Gostling is a man with no name, simply known as Driver, a movie stunt driver/grease monkey by day and get-a-way wheelman by night. Befriending his neighbors Irene (Carey Mulligan) and young son Benicio (Kaden Leos, who dials the cute kid factor way up) he makes a deal to drive get-a-way for some criminals to square a debt Irene’s husband ran up and safeguard the mother and child. When the deal goes bad he unwittingly becomes involved in a treacherous situation involving Irene’s recently paroled husband, one million dollars in cash and some angry mobsters.

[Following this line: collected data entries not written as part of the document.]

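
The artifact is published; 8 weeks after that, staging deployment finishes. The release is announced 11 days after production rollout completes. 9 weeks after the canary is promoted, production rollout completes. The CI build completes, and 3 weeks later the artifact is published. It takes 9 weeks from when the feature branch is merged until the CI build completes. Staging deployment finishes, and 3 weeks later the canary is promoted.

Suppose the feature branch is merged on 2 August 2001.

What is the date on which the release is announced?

The feature branch is merged: Aug 2, 2001.
The CI build completes: Aug 2, 2001 + 9 weeks = Oct 4, 2001.
The artifact is published: Oct 4, 2001 + 3 weeks = Oct 25, 2001.
Staging deployment finishes: Oct 25, 2001 + 8 weeks = Dec 20, 2001.
The canary is promoted: Dec 20, 2001 + 3 weeks = Jan 10, 2002.
Production rollout completes: Jan 10, 2002 + 9 weeks = Mar 14, 2002.
The release is announced: Mar 14, 2002 + 11 days = Mar 25, 2002.

25 March 2002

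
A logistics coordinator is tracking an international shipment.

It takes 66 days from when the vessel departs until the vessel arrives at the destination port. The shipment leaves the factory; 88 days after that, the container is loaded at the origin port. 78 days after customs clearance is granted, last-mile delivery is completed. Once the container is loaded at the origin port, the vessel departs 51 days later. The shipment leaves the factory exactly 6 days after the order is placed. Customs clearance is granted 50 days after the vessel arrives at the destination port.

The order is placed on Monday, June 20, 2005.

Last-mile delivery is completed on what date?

Thursday, May 25, 2006

The order is placed: Jun 20, 2005.
The shipment leaves the factory: Jun 20, 2005 + 6 days = Jun 26, 2005.
The container is loaded at the origin port: Jun 26, 2005 + 88 days = Sep 22, 2005.
The vessel departs: Sep 22, 2005 + 51 days = Nov 12, 2005.
The vessel arrives at the destination port: Nov 12, 2005 + 66 days = Jan 17, 2006.
Customs clearance is granted: Jan 17, 2006 + 50 days = Mar 8, 2006.
Last-mile delivery is completed: Mar 8, 2006 + 78 days = May 25, 2006.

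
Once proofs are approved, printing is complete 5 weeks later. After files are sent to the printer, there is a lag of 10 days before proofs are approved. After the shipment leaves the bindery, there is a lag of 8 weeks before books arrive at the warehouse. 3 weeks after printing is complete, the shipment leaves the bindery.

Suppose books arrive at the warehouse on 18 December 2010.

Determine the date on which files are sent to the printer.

Books arrive at the warehouse: Dec 18, 2010.
The shipment leaves the bindery: Dec 18, 2010 − 8 weeks = Oct 23, 2010.
Printing is complete: Oct 23, 2010 − 3 weeks = Oct 2, 2010.
Proofs are approved: Oct 2, 2010 − 5 weeks = Aug 28, 2010.
Files are sent to the printer: Aug 28, 2010 − 10 days = Aug 18, 2010.

18 August 2010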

“Drive” is an art house thriller. It’s stylized, with lighting effects, lots of slow motion and interesting camera angles that create a sense of unease that permeates every scene. For every instance of brutal violence director Nicolas Winding Refn (“Valhalla Rising,” “Bronson”) also escalates the movie’s sense of heightened reality. Very long pauses punctuate most every exchange of dialogue and how is it that no one seems to notice that the Driver is drenched in blood as he walks through a tony Chinese restaurant? “Drive” exists in its own world, and it is a fascinating place.

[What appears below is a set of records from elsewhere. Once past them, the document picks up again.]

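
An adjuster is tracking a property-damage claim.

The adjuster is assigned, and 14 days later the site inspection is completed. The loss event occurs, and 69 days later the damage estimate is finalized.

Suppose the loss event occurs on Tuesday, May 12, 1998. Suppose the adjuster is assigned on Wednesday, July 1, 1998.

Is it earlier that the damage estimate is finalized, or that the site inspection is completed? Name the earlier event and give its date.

The site inspection is completed — Wednesday, July 15, 1998

The loss event occurs: May 12, 1998.
The damage estimate is finalized: May 12, 1998 + 69 days = Jul 20, 1998.
The adjuster is assigned: Jul 1, 1998.
The site inspection is completed: Jul 1, 1998 + 14 days = Jul 15, 1998.
Comparing: the damage estimate is finalized on Jul 20, 1998 vs the site inspection is completed on Jul 15, 1998. Earlier: the site inspection is completed.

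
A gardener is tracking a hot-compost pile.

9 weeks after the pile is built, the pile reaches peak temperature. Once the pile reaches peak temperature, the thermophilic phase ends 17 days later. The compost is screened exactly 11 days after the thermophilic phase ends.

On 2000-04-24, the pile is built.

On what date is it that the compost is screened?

The pile is built: Apr 24, 2000.
The pile reaches peak temperature: Apr 24, 2000 + 9 weeks = Jun 26, 2000.
The thermophilic phase ends: Jun 26, 2000 + 17 days = Jul 13, 2000.
The compost is screened: Jul 13, 2000 + 11 days = Jul 24, 2000.

2000-07-24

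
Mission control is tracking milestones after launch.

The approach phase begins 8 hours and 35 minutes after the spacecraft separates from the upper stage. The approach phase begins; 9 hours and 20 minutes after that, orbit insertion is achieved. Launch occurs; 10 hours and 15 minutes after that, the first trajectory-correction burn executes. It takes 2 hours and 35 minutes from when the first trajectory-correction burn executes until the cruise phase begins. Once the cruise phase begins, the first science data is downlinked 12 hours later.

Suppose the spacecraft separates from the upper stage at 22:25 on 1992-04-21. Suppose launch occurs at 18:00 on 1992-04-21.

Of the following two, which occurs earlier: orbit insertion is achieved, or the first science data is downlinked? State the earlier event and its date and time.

Orbit insertion is achieved — 16:20 on 1992-04-22

The spacecraft separates from the upper stage: 22:25 Apr 21, 1992.
The approach phase begins: 22:25 Apr 21, 1992 + 8h35m = 07:00 Apr 22, 1992.
Orbit insertion is achieved: 07:00 Apr 22, 1992 + 9h20m = 16:20 Apr 22, 1992.
Launch occurs: 18:00 Apr 21, 1992.
The first trajectory-correction burn executes: 18:00 Apr 21, 1992 + 10h15m = 04:15 Apr 22, 1992.
The cruise phase begins: 04:15 Apr 22, 1992 + 2h35m = 06:50 Apr 22, 1992.
The first science data is downlinked: 06:50 Apr 22, 1992 + 12h = 18:50 Apr 22, 1992.
Comparing: orbit insertion is achieved at 16:20 Apr 22, 1992 vs the first science data is downlinked at 18:50 Apr 22, 1992. Earlier: orbit insertion is achieved.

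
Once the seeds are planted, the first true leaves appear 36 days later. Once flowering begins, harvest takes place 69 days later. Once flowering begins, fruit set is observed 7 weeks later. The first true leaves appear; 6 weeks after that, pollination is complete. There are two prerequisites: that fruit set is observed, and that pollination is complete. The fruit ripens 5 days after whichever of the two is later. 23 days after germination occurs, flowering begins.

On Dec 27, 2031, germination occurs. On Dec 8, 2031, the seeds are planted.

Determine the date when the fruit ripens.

Germination occurs: Dec 27, 2031.
Flowering begins: Dec 27, 2031 + 23 days = Jan 19, 2032.
Fruit set is observed: Jan 19, 2032 + 7 weeks = Mar 8, 2032.
The seeds are planted: Dec 8, 2031.
The first true leaves appear: Dec 8, 2031 + 36 days = Jan 13, 2032.
Pollination is complete: Jan 13, 2032 + 6 weeks = Feb 24, 2032.
Both prerequisites met — fruit set is observed (Mar 8, 2032), pollination is complete (Feb 24, 2032); the later is Mar 8, 2032.
The fruit ripens: Mar 8, 2032 + 5 days = Mar 13, 2032.

Mar 13, 2032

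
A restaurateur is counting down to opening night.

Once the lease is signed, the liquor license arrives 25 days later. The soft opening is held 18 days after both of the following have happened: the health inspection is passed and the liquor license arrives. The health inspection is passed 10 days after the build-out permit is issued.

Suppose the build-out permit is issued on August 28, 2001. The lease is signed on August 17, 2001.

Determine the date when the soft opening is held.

September 29, 2001

The build-out permit is issued: Aug 28, 2001.
The health inspection is passed: Aug 28, 2001 + 10 days = Sep 7, 2001.
The lease is signed: Aug 17, 2001.
The liquor license arrives: Aug 17, 2001 + 25 days = Sep 11, 2001.
Both prerequisites met — the health inspection is passed (Sep 7, 2001), the liquor license arrives (Sep 11, 2001); the later is Sep 11, 2001.
The soft opening is held: Sep 11, 2001 + 18 days = Sep 29, 2001.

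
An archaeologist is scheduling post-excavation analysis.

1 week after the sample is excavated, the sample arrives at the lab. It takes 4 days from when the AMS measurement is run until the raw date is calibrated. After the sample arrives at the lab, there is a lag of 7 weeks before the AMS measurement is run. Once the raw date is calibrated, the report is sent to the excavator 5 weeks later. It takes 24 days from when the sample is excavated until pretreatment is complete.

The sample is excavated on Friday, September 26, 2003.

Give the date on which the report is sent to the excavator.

The sample is excavated: Sep 26, 2003.
The sample arrives at the lab: Sep 26, 2003 + 1 week = Oct 3, 2003.
The AMS measurement is run: Oct 3, 2003 + 7 weeks = Nov 21, 2003.
The raw date is calibrated: Nov 21, 2003 + 4 days = Nov 25, 2003.
The report is sent to the excavator: Nov 25, 2003 + 5 weeks = Dec 30, 2003.

Tuesday, December 30, 2003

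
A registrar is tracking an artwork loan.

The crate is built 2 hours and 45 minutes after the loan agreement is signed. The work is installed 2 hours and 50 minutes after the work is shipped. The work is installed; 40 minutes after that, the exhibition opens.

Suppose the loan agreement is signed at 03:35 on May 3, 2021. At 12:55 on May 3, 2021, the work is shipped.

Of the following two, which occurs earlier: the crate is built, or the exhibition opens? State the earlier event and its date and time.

The crate is built — 06:20 on May 3, 2021

The loan agreement is signed: 03:35 May 3, 2021.
The crate is built: 03:35 May 3, 2021 + 2h45m = 06:20 May 3, 2021.
The work is shipped: 12:55 May 3, 2021.
The work is installed: 12:55 May 3, 2021 + 2h50m = 15:45 May 3, 2021.
The exhibition opens: 15:45 May 3, 2021 + 40m = 16:25 May 3, 2021.
Comparing: the crate is built at 06:20 May 3, 2021 vs the exhibition opens at 16:25 May 3, 2021. Earlier: the crate is built.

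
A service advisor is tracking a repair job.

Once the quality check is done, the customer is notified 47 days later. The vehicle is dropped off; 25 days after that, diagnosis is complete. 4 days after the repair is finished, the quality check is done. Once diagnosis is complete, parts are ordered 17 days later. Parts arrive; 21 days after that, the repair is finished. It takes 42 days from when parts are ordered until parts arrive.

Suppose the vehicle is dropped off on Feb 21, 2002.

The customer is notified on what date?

The vehicle is dropped off: Feb 21, 2002.
Diagnosis is complete: Feb 21, 2002 + 25 days = Mar 18, 2002.
Parts are ordered: Mar 18, 2002 + 17 days = Apr 4, 2002.
Parts arrive: Apr 4, 2002 + 42 days = May 16, 2002.
The repair is finished: May 16, 2002 + 21 days = Jun 6, 2002.
The quality check is done: Jun 6, 2002 + 4 days = Jun 10, 2002.
The customer is notified: Jun 10, 2002 + 47 days = Jul 27, 2002.

Jul 27, 2002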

Here Gostling isn’t the easy charmer of “Crazy, Stupid, Love,” he plays Driver like a coiled spring. There hasn’t been a leading man this close-mouthed since Rudolph Valentino was the king of the silent screen. He’s a man of very few words, but his silence hints at an active inner life and his actions certainly speak to having a past. It’s a brave and strange performance, either emotionally shut down, or simply cool-as-a-cucumber, take your pick.

As for his co-stars, Mulligan isn’t given much to do except use her subtly expressive face to make physical whatever is going on in her head, but Albert Brooks, cast against type as a mobster and Bryan Cranston as an unlucky garage owner are stellar. Refn clearly loves his actors, stroking them in long close-ups, allowing the camera to luxuriate on their faces. It’s the exact opposite of what we usually find in thrillers, but here it adds atmosphere and star power.

“Drive” is long-on silence and big on anti-heroes, and is one of the most intriguing movies of the year so far.